Relation extraction from biomedical text

By: Monika Jain, Kuldeep Singh, Raghava Mutharaju

B.Tech-
Relation Extraction (RE) is the task of extracting semantic relationships between entities in a sentence and aligning them to relations defined in a vocabulary, which is generally in the form of a Knowledge Graph (KG) or an ontology. Various approaches have been proposed so far to address this task. However, applying these techniques to biomedical text often yields unsatisfactory results because it is hard to infer relations directly from sentences due to the nature of the biomedical relations. To address these issues, we present a novel technique called ReOnto, that makes use of neuro symbolic knowledge for the RE task. ReOnto employs a graph neural network to acquire the sentence representation and leverages publicly accessible ontologies as prior knowledge to identify the sentential relation between two entities. The approach involves extracting the relation path between the two entities from the ontology. We evaluate the effect of using symbolic knowledge from ontologies with graph neural networks.
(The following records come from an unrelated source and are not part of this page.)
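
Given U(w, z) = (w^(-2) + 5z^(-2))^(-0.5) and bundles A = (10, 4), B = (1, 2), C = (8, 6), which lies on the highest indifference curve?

Bundle C

Evaluate utility at each bundle:
U(A) = 1.761.
U(B) = 0.667.
U(C) = 2.544.
Highest utility is C, so C ≻ A ≻ B.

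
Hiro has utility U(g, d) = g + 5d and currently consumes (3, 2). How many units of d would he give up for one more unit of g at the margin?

MRS = 0.2

MU_g = 1, MU_d = 5, so MRS = 1/5 = 0.2 at every bundle.
At (3, 2): MRS = 0.2.
That is, one extra unit of g is worth 0.2 units of d at the margin.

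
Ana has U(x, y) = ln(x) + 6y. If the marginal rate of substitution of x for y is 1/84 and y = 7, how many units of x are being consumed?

x = 14

MU_x = 1/x, MU_y = 6.
MRS = 1/x ÷ 6.
MRS depends only on x: (1/6)/x = 1/84 ⇒ x = (1/6)/(1/84) = 14.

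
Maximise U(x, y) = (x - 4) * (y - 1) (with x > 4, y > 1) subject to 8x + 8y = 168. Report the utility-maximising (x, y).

x* = 12, y* = 9

MU_x = (y−1), MU_y = (x−4).
MRS = (y−1)/(x−4).
Tangency: set MRS = p_x/p_y = 8/8 = 1.
So (y − 1)/(x − 4) = 1, i.e. (y − 1) = (x − 4).
Rewrite the budget in excess-of-subsistence terms: 8·(x − 4) + 8·(y − 1) = 168 − 8·4 − 8·1 = 128.
Substituting, 16·(x − 4) = 128, so x − 4 = 8 and x* = 12.
Then y − 1 = 8, so y* = 9.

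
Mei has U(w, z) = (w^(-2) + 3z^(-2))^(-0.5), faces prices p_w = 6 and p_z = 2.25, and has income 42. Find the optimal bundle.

w* = 4, z* = 8

For CES with ρ = -2, MRS = (1/3)·(z/w)^3.
Tangency: set MRS = p_w/p_z = 6/2.25 = 8/3.
So (z/w)^3 = 8; taking the cube root, z/w = 2, i.e. z = 2·w.
Substitute into the budget 6·w + 2.25·z = 42: 10.5·w = 42, so w* = 4 and z* = 2·4 = 8.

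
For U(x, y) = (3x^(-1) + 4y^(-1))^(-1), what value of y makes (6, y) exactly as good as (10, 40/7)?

y = 8

U depends on (x, y) only through S = 3x^(-1) + 4y^(-1), so equal utility means equal S. At (10, 40/7): S = 1.
With x = 6: 3·6^(-1) = 0.5, so 4y^(-1) = 1 − 0.5 = 0.5, i.e. y^(-1) = 0.125.
Hence y = 1/0.125 = 8.
Check: U(6, 8) = 1.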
Experimental results on two public biomedical datasets, BioRel and ADE, shows that our method outperforms all the baselines.

Tool to Improve the Quality of Knowledge Graphs

By: Pragya Sethi, Nidhi Goyal, Ponnurangam Kumaraguru

Knowledge Graphs
The quality of the Knowledge Graphs built automatically from text using open information extraction tools such as OpenIE, ClausIE, OLLIE and Graphene is not good, especially on long and complex sentences. In this project, we explore mechanisms to improve the quality of the triples that make up the Knowledge Graph using heuristics and rules.

Multi-Modal Knowledge Graphs

By: Mayank Kharbanda, Dr. Rajiv Ratn Shah, Dr. Raghava Mutharaju

Knowledge Graphs
Multi-Modal Knowledge Graphs represent a significant evolution from conventional knowledge graphs, as they seamlessly integrate diverse data types, including text, images, and videos. This integration of complex structures significantly boosts their performance in KG-related tasks, such as query answering and information extraction, enriching the available information and yielding superior results. This enhanced capability extends to a wide range of applications, including natural language processing and decision-making processes.